I see his eyes dart towards the codeine packet as I pop one open, and his whole face becomes a yearning picture of need. He’s a flowerhead searching for the sun and something, anything, to pollinate the serotonin stamens of his fractured brain. Out of the empathy of one addict to another I popped another couple from the silver foil and offered them to him. He took them quickly and, as if to prove his familiarity with the vintage, stuck them on his tongue for a while, taking in the repulsive bitter taste full-flavour like a badge of honour: I’ve been there, my friend, I understand.

What slow rush there was, if any, wasn’t discernible over his manic chatter. He moved from subject to subject in a single sentence…to fill the air….to entertain. The hours pass like this, in sunburn and laughter.

In the end, when the jokes run dry and his heartache has left just a small residue of mirrored pain on both our faces, he lets me break in and speak. And, thoughtfully, he listens, even seeming to understand and accept my words. He’s the sinner to my jaded Priest. The sun starts to go down and we walk up the hill to my home. We drink more, smoke some Weed, then fall asleep in our respective rooms.

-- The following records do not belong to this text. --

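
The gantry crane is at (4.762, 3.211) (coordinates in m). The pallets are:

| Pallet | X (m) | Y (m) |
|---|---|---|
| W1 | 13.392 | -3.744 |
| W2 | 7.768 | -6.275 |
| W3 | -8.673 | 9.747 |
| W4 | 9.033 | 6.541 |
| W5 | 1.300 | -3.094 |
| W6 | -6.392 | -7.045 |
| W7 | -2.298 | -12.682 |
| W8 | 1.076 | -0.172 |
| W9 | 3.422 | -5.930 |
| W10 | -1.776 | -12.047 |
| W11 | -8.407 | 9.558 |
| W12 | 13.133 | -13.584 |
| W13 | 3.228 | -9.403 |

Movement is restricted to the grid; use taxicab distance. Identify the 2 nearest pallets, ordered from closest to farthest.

Distances from (4.762, 3.211):
W1: |8.630| + |-6.955| = 8.630 + 6.955 = 15.585 m
W2: |3.006| + |-9.486| = 3.006 + 9.486 = 12.492 m
W3: |-13.435| + |6.536| = 13.435 + 6.536 = 19.971 m
W4: |4.271| + |3.330| = 4.271 + 3.330 = 7.601 m
W5: |-3.462| + |-6.305| = 3.462 + 6.305 = 9.767 m
W6: |-11.154| + |-10.256| = 11.154 + 10.256 = 21.410 m
W7: |-7.060| + |-15.893| = 7.060 + 15.893 = 22.953 m
W8: |-3.686| + |-3.383| = 3.686 + 3.383 = 7.069 m
W9: |-1.340| + |-9.141| = 1.340 + 9.141 = 10.481 m
W10: |-6.538| + |-15.258| = 6.538 + 15.258 = 21.796 m
W11: |-13.169| + |6.347| = 13.169 + 6.347 = 19.516 m
W12: |8.371| + |-16.795| = 8.371 + 16.795 = 25.166 m
W13: |-1.534| + |-12.614| = 1.534 + 12.614 = 14.148 m
Sorted: W8 (7.069 m) < W4 (7.601 m) < W5 (9.767 m) < W9 (10.481 m) < …

W8, W4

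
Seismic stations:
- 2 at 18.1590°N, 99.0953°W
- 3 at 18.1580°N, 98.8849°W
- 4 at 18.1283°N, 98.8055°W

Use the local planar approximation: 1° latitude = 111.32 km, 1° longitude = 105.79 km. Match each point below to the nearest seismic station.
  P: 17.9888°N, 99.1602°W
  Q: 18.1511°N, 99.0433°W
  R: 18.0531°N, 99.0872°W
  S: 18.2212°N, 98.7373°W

P→2; Q→2; R→2; S→4

P at 17.9888°N, 99.1602°W:
  2: √((0.1702·111.32)² + (0.0649·105.79)²) = √(358.976077 + 47.138811) = 20.1523 km
  3: √((0.1692·111.32)² + (0.2753·105.79)²) = √(354.770184 + 848.206619) = 34.6840 km
  4: √((0.1395·111.32)² + (0.3547·105.79)²) = √(241.154189 + 1408.029037) = 40.6101 km
  → nearest: 2 (20.1523 km)
Q at 18.1511°N, 99.0433°W:
  2: √((0.0079·111.32)² + (-0.0520·105.79)²) = √(0.773394 + 30.261881) = 5.5709 km
  3: √((0.0069·111.32)² + (0.1584·105.79)²) = √(0.589990 + 280.801607) = 16.7747 km
  4: √((-0.0228·111.32)² + (0.2378·105.79)²) = √(6.441931 + 632.867706) = 25.2846 km
  → nearest: 2 (5.5709 km)
R at 18.0531°N, 99.0872°W:
  2: √((0.1059·111.32)² + (-0.0081·105.79)²) = √(138.975523 + 0.734276) = 11.8199 km
  3: √((0.1049·111.32)² + (0.2023·105.79)²) = √(136.363259 + 458.016369) = 24.3799 km
  4: √((0.0752·111.32)² + (0.2817·105.79)²) = √(70.078061 + 888.102164) = 30.9545 km
  → nearest: 2 (11.8199 km)
S at 18.2212°N, 98.7373°W:
  2: √((-0.0622·111.32)² + (-0.3580·105.79)²) = √(47.943216 + 1434.350495) = 38.5006 km
  3: √((-0.0632·111.32)² + (-0.1476·105.79)²) = √(49.497191 + 243.815858) = 17.1264 km
  4: √((-0.0929·111.32)² + (-0.0682·105.79)²) = √(106.949270 + 52.054465) = 12.6097 km
  → nearest: 4 (12.6097 km)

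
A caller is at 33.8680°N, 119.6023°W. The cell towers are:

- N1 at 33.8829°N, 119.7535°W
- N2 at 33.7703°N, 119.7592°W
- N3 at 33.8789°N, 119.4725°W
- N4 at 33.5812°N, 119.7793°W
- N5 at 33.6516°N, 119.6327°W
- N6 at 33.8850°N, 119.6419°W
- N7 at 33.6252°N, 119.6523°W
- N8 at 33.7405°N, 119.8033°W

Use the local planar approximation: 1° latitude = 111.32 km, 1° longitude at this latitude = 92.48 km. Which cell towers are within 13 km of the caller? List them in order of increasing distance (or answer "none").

N6, N3

Distances from 33.8680°N, 119.6023°W:
N1: √((0.0149·111.32)² + (-0.1512·92.48)²) = √(2.751180 + 195.523618) = 14.0810 km
N2: √((-0.0977·111.32)² + (-0.1569·92.48)²) = √(118.286593 + 210.543350) = 18.1337 km
N3: √((0.0109·111.32)² + (0.1298·92.48)²) = √(1.472310 + 144.093711) = 12.0651 km
N4: √((-0.2868·111.32)² + (-0.1770·92.48)²) = √(1019.306255 + 267.942851) = 35.8783 km
N5: √((-0.2164·111.32)² + (-0.0304·92.48)²) = √(580.311141 + 7.903925) = 24.2531 km
N6: √((0.0170·111.32)² + (-0.0396·92.48)²) = √(3.581329 + 13.411767) = 4.1223 km
N7: √((-0.2428·111.32)² + (-0.0500·92.48)²) = √(730.539596 + 21.381376) = 27.4212 km
N8: √((-0.1275·111.32)² + (-0.2010·92.48)²) = √(201.449765 + 345.531589) = 23.3876 km
Threshold 13 km: N6 (4.1223 km), N3 (12.0651 km) are within range.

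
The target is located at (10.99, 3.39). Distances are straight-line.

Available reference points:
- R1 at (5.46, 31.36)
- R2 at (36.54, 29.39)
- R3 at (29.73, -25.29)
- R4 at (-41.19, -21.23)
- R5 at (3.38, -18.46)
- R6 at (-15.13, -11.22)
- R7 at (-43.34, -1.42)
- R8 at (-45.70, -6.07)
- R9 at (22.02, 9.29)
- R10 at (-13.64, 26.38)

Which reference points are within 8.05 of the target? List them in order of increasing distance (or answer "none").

Distances from (10.99, 3.39):
R1: 28.51
R2: 36.45
R3: 34.26
R4: 57.70
R5: 23.14
R6: 29.93
R7: 54.54
R8: 57.47
R9: 12.51
R10: 33.69
Threshold 8.05: none within range.

none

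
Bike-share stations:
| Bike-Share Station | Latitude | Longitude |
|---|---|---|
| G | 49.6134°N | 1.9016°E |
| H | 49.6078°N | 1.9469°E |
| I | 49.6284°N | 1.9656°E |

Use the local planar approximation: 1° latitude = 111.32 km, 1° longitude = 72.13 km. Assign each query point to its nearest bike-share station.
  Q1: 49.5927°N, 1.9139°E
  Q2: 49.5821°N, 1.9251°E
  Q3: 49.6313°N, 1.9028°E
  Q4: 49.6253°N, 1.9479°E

Q1 at 49.5927°N, 1.9139°E:
  G: √((0.0207·111.32)² + (-0.0123·72.13)²) = √(5.309909 + 0.787122) = 2.4692 km
  H: √((0.0151·111.32)² + (0.0330·72.13)²) = √(2.825532 + 5.665780) = 2.9140 km
  I: √((0.0357·111.32)² + (0.0517·72.13)²) = √(15.793662 + 13.906343) = 5.4498 km
  → nearest: G (2.4692 km)
Q2 at 49.5821°N, 1.9251°E:
  G: √((0.0313·111.32)² + (-0.0235·72.13)²) = √(12.140458 + 2.873211) = 3.8747 km
  H: √((0.0257·111.32)² + (0.0218·72.13)²) = √(8.184886 + 2.472549) = 3.2646 km
  I: √((0.0463·111.32)² + (0.0405·72.13)²) = √(26.564912 + 8.533789) = 5.9244 km
  → nearest: H (3.2646 km)
Q3 at 49.6313°N, 1.9028°E:
  G: √((-0.0179·111.32)² + (-0.0012·72.13)²) = √(3.970566 + 0.007492) = 1.9945 km
  H: √((-0.0235·111.32)² + (0.0441·72.13)²) = √(6.843561 + 10.118335) = 4.1185 km
  I: √((-0.0029·111.32)² + (0.0628·72.13)²) = √(0.104218 + 20.518762) = 4.5413 km
  → nearest: G (1.9945 km)
Q4 at 49.6253°N, 1.9479°E:
  G: √((-0.0119·111.32)² + (-0.0463·72.13)²) = √(1.754851 + 11.153055) = 3.5928 km
  H: √((-0.0175·111.32)² + (-0.0010·72.13)²) = √(3.795094 + 0.005203) = 1.9494 km
  I: √((0.0031·111.32)² + (0.0177·72.13)²) = √(0.119088 + 1.629965) = 1.3225 km
  → nearest: I (1.3225 km)

Q1→G; Q2→H; Q3→G; Q4→I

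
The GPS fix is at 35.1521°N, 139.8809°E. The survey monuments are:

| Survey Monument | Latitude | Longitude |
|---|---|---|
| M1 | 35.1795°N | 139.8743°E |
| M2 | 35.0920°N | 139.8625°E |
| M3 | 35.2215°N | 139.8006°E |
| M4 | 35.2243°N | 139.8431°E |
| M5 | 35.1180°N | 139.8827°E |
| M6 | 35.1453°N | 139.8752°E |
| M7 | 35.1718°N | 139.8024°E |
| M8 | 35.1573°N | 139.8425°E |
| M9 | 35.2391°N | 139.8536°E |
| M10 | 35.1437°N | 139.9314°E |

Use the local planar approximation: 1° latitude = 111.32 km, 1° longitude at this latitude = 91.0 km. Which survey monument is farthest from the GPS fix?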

The next day I take him to the train station. He shakes my hand, sweating for another beer on the way back to Sheffield. The last view I have is of him rolling a smoke outside the glass doors of the ticket office, cutting it fine for the 11.08, calmer than before we had spoken both our words in the sunshine. He would relapse spectacularly a month later; was I and that one May day, and the sun, and the memories, and the tie we both have to getting high, responsible? Would we ever be ok?

Spring 2016

He’s been clean for nearly two years. We don’t see each other any more.